A TADA dataframe with the following flagging columns:TADA.ResultUnit.Flag, TADA.MethodSpeciation.Flag, TADA.SampleFraction.Flag, and TADA.ActivityType.Flag

Examples

# Load example dataset
data(Data_6Tribes_5y)
# Run flagging functions, keeping all rows
Data_6Tribes_5y_ALL <- TADA_RunKeyFlagFunctions(Data_6Tribes_5y, remove_na = FALSE, clean = FALSE)
#> [1] "Rows with invalid result value units have been flagged but retained. Review these rows before proceeding and/or set clean = 'invalid_only' or 'both'."
#> [1] "Rows with invalid sample fractions have been flagged but retained. Review these rows before proceeding and/or set clean = TRUE."
#> [1] "Rows with invalid speciations have been flagged but retained. Review these rows before proceeding and/or set clean = 'invalid_only' or 'both'."

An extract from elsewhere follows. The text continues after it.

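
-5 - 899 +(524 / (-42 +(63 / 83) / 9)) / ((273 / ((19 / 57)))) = -2575811596 / 2849301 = -904.02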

# Run flagging functions, removing NA's and Invalid rows
Data_6Tribes_5y_CLEAN <- TADA_RunKeyFlagFunctions(Data_6Tribes_5y, remove_na = TRUE, clean = TRUE)
#> [1] "Quality control samples have been removed or were not present in the input dataframe. Returning dataframe with TADA.ActivityType.Flag column for tracking."